日本のことを書くと、ついディスってしまいがちなこのブログ。祖国が嫌いなわけじゃないけれど、どう考えても日本で子育てしたり、自分が老後を過ごすのには無理だなと思って、フィリピンに移住した私。やっぱり現状の日本の社会や政治には、厳しい目を向けてしまいます。
ただ、誤解してほしくないのは、日本とフィリピンを単純に比較して、フィリピンに軍配が上がったというわけではない事。飽くまでも移住を決めた時の、私の年齢や資産状況、性格やライフスタイルの指向、家族構成などなど...かなり複雑な要因からこうなったというお話。
当然ながら、フィリピンのすべてが素晴らしく、誰にとっても理想郷...なわけがありません。そこで、一時帰国を数日後に控えた今回は、日本とフィリピンを比べて「日本が良いのはこういうところ」を考えてみたいと思います。
そこでまず最初に頭に浮かぶのが、日本の食事。
フィリピンに限らず、長期に海外に住むと、ほとんどの日本人が感じるのが、日本の食事レベルの高さ。これは、神戸ビーフが世界一だとか、〇〇の五つ星レストランが...といった最高級のことではなく、そもそもベースラインがとても高い。

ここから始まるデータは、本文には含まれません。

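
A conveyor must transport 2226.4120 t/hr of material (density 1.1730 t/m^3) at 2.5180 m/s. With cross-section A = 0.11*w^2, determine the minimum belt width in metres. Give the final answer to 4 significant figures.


A_req = 2226.4120 / (2.5180 * 1.1730 * 3600) = 0.209387 m^2
w = sqrt(0.209387 / 0.11)
w = 1.380 m


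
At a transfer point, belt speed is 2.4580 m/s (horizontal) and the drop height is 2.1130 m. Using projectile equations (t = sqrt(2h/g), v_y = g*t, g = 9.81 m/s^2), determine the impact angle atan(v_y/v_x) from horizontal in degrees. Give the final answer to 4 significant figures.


t = sqrt(2*2.1130/9.81) = 0.656342 s
v_y = 9.81 * 0.656342 = 6.43872 m/s
angle = atan(6.43872 / 2.4580) = 69.11 deg


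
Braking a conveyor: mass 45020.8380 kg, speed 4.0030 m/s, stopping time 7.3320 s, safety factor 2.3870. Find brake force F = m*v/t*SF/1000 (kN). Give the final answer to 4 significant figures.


F = 45020.8380 * 4.0030 / 7.3320 * 2.3870 / 1000
F = 58.67 kN


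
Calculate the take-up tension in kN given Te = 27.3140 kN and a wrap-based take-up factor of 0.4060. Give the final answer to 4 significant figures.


T_tu = 27.3140 * 0.4060
T_tu = 11.09 kN


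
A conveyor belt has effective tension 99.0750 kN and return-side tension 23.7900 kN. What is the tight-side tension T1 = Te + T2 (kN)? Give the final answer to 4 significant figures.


T1 = Te + T2 = 99.0750 + 23.7900
T1 = 122.9 kN


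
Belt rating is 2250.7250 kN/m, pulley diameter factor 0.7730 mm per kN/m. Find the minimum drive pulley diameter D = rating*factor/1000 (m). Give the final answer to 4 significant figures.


D = 2250.7250 * 0.7730 / 1000
D = 1.740 m


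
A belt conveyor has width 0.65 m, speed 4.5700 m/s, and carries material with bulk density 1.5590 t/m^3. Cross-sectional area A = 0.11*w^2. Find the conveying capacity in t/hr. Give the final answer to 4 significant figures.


A = 0.11 * 0.65^2 = 0.046475 m^2
C = 0.046475 * 4.5700 * 1.5590 * 3600
C = 1192 t/hr


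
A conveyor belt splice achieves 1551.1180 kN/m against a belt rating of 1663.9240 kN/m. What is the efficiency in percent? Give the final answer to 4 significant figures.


Eff = 1551.1180 / 1663.9240 * 100
Eff = 93.22 %


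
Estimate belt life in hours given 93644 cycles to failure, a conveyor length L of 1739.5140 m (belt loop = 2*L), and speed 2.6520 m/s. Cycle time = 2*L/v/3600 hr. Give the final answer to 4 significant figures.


cycle_time = 2 * 1739.5140 / 2.6520 / 3600 = 0.364403 hr
life = 93644 * 0.364403 = 34120 hours


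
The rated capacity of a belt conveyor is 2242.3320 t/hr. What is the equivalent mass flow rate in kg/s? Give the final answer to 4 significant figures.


m_dot = 2242.3320 * 1000 / 3600
m_dot = 622.9 kg/s


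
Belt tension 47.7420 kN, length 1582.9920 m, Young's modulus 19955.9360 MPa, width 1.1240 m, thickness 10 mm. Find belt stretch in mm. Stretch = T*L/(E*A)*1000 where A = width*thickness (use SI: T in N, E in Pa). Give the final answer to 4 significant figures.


A = 1.1240 * 0.01 = 0.01124 m^2
Stretch = 47.7420*1000 * 1582.9920 / (19955.9360e6 * 0.01124) * 1000
Stretch = 336.9 mm


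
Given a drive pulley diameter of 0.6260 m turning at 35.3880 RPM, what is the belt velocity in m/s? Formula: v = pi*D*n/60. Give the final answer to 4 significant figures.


v = pi * 0.6260 * 35.3880 / 60
v = 1.160 m/s


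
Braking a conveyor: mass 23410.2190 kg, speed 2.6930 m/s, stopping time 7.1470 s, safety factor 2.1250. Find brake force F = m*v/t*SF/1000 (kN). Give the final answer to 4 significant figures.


F = 23410.2190 * 2.6930 / 7.1470 * 2.1250 / 1000
F = 18.74 kN


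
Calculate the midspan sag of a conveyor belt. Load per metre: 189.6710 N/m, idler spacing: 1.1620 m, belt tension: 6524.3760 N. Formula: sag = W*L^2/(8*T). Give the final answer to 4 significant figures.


sag = 189.6710 * 1.1620^2 / (8 * 6524.3760)
sag = 0.004907 m


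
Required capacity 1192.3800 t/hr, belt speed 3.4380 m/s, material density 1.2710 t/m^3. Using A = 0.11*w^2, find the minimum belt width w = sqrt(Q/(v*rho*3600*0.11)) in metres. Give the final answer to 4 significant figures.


A_req = 1192.3800 / (3.4380 * 1.2710 * 3600) = 0.0757985 m^2
w = sqrt(0.0757985 / 0.11)
w = 0.8301 m


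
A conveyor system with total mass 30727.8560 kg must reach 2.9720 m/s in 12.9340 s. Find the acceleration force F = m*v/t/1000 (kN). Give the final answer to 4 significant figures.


F = 30727.8560 * 2.9720 / 12.9340 / 1000
F = 7.061 kN


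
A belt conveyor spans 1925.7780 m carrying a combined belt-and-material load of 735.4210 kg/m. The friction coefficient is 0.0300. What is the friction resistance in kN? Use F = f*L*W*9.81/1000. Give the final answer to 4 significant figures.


F = 0.0300 * 1925.7780 * 735.4210 * 9.81 / 1000
F = 416.8 kN


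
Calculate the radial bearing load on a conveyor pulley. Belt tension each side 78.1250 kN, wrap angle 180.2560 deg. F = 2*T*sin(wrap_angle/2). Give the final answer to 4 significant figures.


F = 2 * 78.1250 * sin(180.2560/2 deg)
F = 156.2 kN


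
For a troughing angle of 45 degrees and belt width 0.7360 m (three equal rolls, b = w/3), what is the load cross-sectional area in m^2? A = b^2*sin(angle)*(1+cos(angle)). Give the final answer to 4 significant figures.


b = 0.7360/3 = 0.245333 m
A = 0.245333^2 * sin(45 deg) * (1 + cos(45 deg))
A = 0.07265 m^2


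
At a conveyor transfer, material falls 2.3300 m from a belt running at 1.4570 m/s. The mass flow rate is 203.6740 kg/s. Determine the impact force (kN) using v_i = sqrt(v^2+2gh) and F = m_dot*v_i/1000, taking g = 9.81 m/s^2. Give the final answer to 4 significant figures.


v_i = sqrt(1.4570^2 + 2*9.81*2.3300) = 6.91646 m/s
F = 203.6740 * 6.91646 / 1000
F = 1.409 kN


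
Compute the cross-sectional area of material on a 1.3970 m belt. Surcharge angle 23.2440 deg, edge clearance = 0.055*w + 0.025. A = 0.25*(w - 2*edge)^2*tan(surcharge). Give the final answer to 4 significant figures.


edge = 0.055*1.3970 + 0.025 = 0.101835 m
ew = 1.3970 - 2*0.101835 = 1.19333 m
A = 0.25 * 1.19333^2 * tan(23.2440 deg)
A = 0.1529 m^2


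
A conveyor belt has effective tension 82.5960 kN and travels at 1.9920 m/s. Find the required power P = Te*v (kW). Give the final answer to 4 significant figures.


P = Te * v = 82.5960 * 1.9920
P = 164.5 kW


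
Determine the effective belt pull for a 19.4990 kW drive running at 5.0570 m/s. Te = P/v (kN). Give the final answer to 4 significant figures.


Te = P / v = 19.4990 / 5.0570
Te = 3.856 kN


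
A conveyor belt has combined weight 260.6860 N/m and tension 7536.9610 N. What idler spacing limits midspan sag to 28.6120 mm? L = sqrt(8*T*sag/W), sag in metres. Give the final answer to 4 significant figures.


sag = 28.6120/1000 = 0.028612 m
L = sqrt(8 * 7536.9610 * 0.028612 / 260.6860)
L = 2.573 m


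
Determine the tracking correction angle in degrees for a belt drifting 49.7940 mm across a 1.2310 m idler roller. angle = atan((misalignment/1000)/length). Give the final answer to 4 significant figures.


misalign_m = 49.7940 / 1000 = 0.049794 m
angle = atan(0.049794 / 1.2310)
angle = 2.316 deg


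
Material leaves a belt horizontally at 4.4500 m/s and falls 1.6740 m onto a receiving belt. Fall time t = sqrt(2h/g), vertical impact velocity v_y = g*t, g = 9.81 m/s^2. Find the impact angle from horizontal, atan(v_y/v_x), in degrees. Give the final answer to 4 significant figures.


t = sqrt(2*1.6740/9.81) = 0.584196 s
v_y = 9.81 * 0.584196 = 5.73096 m/s
angle = atan(5.73096 / 4.4500) = 52.17 deg


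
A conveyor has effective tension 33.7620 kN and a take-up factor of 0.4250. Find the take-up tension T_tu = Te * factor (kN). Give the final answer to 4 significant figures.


T_tu = 33.7620 * 0.4250
T_tu = 14.35 kN


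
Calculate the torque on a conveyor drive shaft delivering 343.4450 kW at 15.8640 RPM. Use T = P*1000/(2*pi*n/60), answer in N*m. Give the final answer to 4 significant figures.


omega = 2*pi*15.8640/60 = 1.66127 rad/s
T = 343.4450*1000 / 1.66127
T = 206700 N*m


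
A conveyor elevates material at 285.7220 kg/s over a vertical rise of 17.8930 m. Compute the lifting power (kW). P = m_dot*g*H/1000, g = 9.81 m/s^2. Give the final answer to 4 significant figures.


P = 285.7220 * 9.81 * 17.8930 / 1000
P = 50.15 kW


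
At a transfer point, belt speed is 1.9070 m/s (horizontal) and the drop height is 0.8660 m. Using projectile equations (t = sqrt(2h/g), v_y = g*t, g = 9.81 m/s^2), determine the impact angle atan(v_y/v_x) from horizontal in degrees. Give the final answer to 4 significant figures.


t = sqrt(2*0.8660/9.81) = 0.420184 s
v_y = 9.81 * 0.420184 = 4.12201 m/s
angle = atan(4.12201 / 1.9070) = 65.17 deg


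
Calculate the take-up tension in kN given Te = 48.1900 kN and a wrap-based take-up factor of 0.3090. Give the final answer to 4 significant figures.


T_tu = 48.1900 * 0.3090
T_tu = 14.89 kN


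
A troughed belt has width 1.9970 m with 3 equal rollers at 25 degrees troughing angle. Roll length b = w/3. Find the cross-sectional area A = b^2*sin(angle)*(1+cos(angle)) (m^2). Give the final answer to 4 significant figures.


b = 1.9970/3 = 0.665667 m
A = 0.665667^2 * sin(25 deg) * (1 + cos(25 deg))
A = 0.3570 m^2


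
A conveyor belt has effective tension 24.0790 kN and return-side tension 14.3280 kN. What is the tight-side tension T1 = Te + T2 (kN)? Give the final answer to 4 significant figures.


T1 = Te + T2 = 24.0790 + 14.3280
T1 = 38.41 kN


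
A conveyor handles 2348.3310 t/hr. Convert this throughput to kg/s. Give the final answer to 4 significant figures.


m_dot = 2348.3310 * 1000 / 3600
m_dot = 652.3 kg/s


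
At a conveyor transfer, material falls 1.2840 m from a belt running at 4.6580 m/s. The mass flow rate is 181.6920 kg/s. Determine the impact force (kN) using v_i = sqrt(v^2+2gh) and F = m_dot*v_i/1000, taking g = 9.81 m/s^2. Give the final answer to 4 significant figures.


v_i = sqrt(4.6580^2 + 2*9.81*1.2840) = 6.84756 m/s
F = 181.6920 * 6.84756 / 1000
F = 1.244 kN


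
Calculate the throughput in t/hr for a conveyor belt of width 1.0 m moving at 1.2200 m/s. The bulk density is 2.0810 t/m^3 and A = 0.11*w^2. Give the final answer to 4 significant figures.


A = 0.11 * 1.0^2 = 0.11 m^2
C = 0.11 * 1.2200 * 2.0810 * 3600
C = 1005 t/hr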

最近どこでだったか、「食に関しては、日本に生まれただけでエリート」なんて発言を聞きました。さすがにそこまでは思わないにしても、一番安く買える食品でも、そのままフィリピンに持って行ったら、物によっては、高級食材で通用してしまうぐらい。
例えばコンビニ弁当。ネグロスの州都バコロドの、かなりお高いレストランのランチ・ビュッフェに並べても、十分通用すると思いますよ。コンビニで大喜びで買い物してる日本人がいたら、長期の海外滞在から帰国した人である確率が高い。
その原点にあるのは、おそらく日本の家庭料理でしょう。
戦後の食糧難時代を経て、私のような昭和30年代頃に生まれた人々は「家での食事が普通に美味い」のが当然になった最初の世代。と書くとかなり語弊があって、誰しも母親の手料理には郷愁を感じ、どの世代であろうとお袋の味は最高、と言われるかも知れません。また作る人の得手不得手にも左右されます。
ただあの時代は、食材の種類や質が、高度経済成長と共にどんどん豊富にグレードアップ。専業主婦の割合が高かったことを考えると、日々の食事を美味しくすることへのモチベーションは十分あったと思います。
今となっては、それが当たり前の家庭で育ったオっさんたちが、品数多く、美味しい料理への感謝を忘れてしまって、配偶者に愛想を尽かされり。さらにはオっさんだけでなく、その母親の世代が「コンビニ食材で済ますなんて、夫や子供への愛情が不足」と、意味不明な価値観を振りかざすこともあるらしい。
なので、必ずしも手放しで評価はできないにしても、家庭料理が、日本人の味覚の底上げに果たした役割は決して小さくはありません。
そんな、ある意味「舌の肥えた」人々が外食に求めるレベルを満足させるためには、普及価格帯であっても作り手は切磋琢磨しないと競争に勝てない。「これなら家で食べた方がマシだ」と、考えてみれば誰に対しても失礼な物言いをする人がいますが、いやいや、日本の家庭料理は決してレベル低くないですって。
ちなみに、思いっきり手前味噌で申し訳ないことながら、フィリピン移住後に始めた私の自炊。フィリピンの家族や親戚、友達に評判がいいのは、間違いなく母の手料理のお陰。実際に作り方を教わった記憶はないけれど、毎日食べさせてもらえば、それを元にして絶対音感ならぬ絶対食感(みたいなもの)ができたんでしょう。我ながら、不思議なくらい味付けが似てくるんですよ。
つまり知らず知らずのうちに、母の、というか昔の日本主婦のクッキングスキルは、グローバル水準に到達してたんですねぇ。ひたすら感謝。
ということで、今日も朝から、餃子の王将や天下一品、家族亭の場所をグーグルマップで検索しながら、グルメ・シミュレーションに余念がありません。グルメというほどではないですが、チェックしないと店舗が無くなったり移転してたりするので。